On the morning of July 4th, 1863, stillness ruled in two small American towns where chaos had existed just a few hours before. Not a peaceful stillness, but an exhausted one. In the tiny Pennsylvania town of Gettysburg, just a few miles above the Maryland border, a titanic battle to determine if the northern states could show the guile and fortitude to withstand the “invasion” of the forces of the southern rebellion and hurl them back, juxtaposed with the mirror opposite in the river town of Vicksburg, where union forces sought to prove to the south it could be permanently cleaved in half. In Gettysburg the violence was massive and acute; in three days over 50,000 casualties resulted draining both sides further will to conclude the ultimate question of the times. In Vicksburg, the theatre was on a much more geographically strategic scale, took many months, and thousands of more lives. In the first, a perfect general, Lee. had proved himself to be human. In the second, a human and complex man, Grant, proved he was a general.

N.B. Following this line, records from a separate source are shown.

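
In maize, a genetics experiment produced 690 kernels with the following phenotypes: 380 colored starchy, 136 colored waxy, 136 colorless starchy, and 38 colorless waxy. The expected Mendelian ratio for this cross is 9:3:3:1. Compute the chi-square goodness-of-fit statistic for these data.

1.458

Total ratio parts = 16. Expected numbers out of 690:
  colored starchy: 690 × 9/16 = 388.125
  colored waxy: 690 × 3/16 = 129.375
  colorless starchy: 690 × 3/16 = 129.375
  colorless waxy: 690 × 1/16 = 43.125
χ² = Σ (O − E)² / E
  colored starchy: (380 − 388.125)² / 388.125 = 0.1701
  colored waxy: (136 − 129.375)² / 129.375 = 0.3393
  colorless starchy: (136 − 129.375)² / 129.375 = 0.3393
  colorless waxy: (38 − 43.125)² / 43.125 = 0.6091
χ² = 0.1701 + 0.3393 + 0.3393 + 0.6091 = 1.4578 ≈ 1.458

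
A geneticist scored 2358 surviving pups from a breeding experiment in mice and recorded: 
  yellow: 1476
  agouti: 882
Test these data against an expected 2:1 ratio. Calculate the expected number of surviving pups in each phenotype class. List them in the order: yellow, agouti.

Under the 2:1 hypothesis (Σ ratio = 3, N = 2358):
  yellow: 2358 × 2/3 = 1572
  agouti: 2358 × 1/3 = 786

1572, 786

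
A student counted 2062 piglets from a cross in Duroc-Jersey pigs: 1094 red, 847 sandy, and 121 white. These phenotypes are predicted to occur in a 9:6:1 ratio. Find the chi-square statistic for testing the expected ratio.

Total ratio parts = 16. Expected numbers out of 2062:
  red: 2062 × 9/16 = 1159.875
  sandy: 2062 × 6/16 = 773.25
  white: 2062 × 1/16 = 128.875
χ² = Σ (O − E)² / E
  red: (1094 − 1159.875)² / 1159.875 = 3.7414
  sandy: (847 − 773.25)² / 773.25 = 7.0340
  white: (121 − 128.875)² / 128.875 = 0.4812
χ² = 3.7414 + 7.0340 + 0.4812 = 11.2566 ≈ 11.257

11.257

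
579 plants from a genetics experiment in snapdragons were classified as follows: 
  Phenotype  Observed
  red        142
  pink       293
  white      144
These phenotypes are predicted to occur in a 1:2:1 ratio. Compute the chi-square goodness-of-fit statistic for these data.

Under the 1:2:1 hypothesis (Σ ratio = 4, N = 579):
  red: 579 × 1/4 = 144.75
  pink: 579 × 2/4 = 289.5
  white: 579 × 1/4 = 144.75
χ² = Σ (O − E)² / E
  red: (142 − 144.75)² / 144.75 = 0.0522
  pink: (293 − 289.5)² / 289.5 = 0.0423
  white: (144 − 144.75)² / 144.75 = 0.0039
χ² = 0.0522 + 0.0423 + 0.0039 = 0.0984 ≈ 0.098

0.098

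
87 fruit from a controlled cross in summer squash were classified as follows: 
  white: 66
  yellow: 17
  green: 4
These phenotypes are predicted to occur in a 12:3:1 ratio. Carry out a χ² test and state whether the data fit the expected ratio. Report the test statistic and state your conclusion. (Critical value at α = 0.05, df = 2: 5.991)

0.418; consistent

Total ratio parts = 16. Expected numbers out of 87:
  white: 87 × 12/16 = 65.25
  yellow: 87 × 3/16 = 16.3125
  green: 87 × 1/16 = 5.4375
χ² = Σ (O − E)² / E
  white: (66 − 65.25)² / 65.25 = 0.0086
  yellow: (17 − 16.3125)² / 16.3125 = 0.0290
  green: (4 − 5.4375)² / 5.4375 = 0.3800
χ² = 0.0086 + 0.0290 + 0.3800 = 0.4176 ≈ 0.418
Degrees of freedom = 3 − 1 = 2; critical value at α = 0.05 is 5.991.
Since 0.418 < 5.991, we fail to reject the null hypothesis — the data are consistent with the 12:3:1 ratio.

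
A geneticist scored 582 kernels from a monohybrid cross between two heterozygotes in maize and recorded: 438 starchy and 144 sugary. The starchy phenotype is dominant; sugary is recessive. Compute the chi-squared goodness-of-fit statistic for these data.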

In Washington, a man who had suffered through over two years of defeat and ridicule holding up not a physical treasure, but ideals for his immediate world to fight and die over, finally had The Day he had been waiting for. Abraham Lincoln, to whom the concepts of individual freedom and equality expressed in the Declaration of Independence, the more perfect union expressed in the constitution, and the special purpose of a free people under a deity from the bible, never left his focus in all the preceding hard times. He finally had the day he had been waiting for, and would express it all in words several months later that will never lose their power:
” It is for us, the living, rather, to be dedicated here to the unfinished work which they who have fought here have thus far so nobly advanced. It is, rather, for us here to be dedicated to the great task remaining before us – that from these honored dead we take increased devotion to that cause for which they gave the last full measure of devotion – that we here highly resolve that these dead shall not have died in vain – that this nation, under God, shall have a new birth of freedom – and that government of the people, by the people, for the people, shall not perish from the earth.”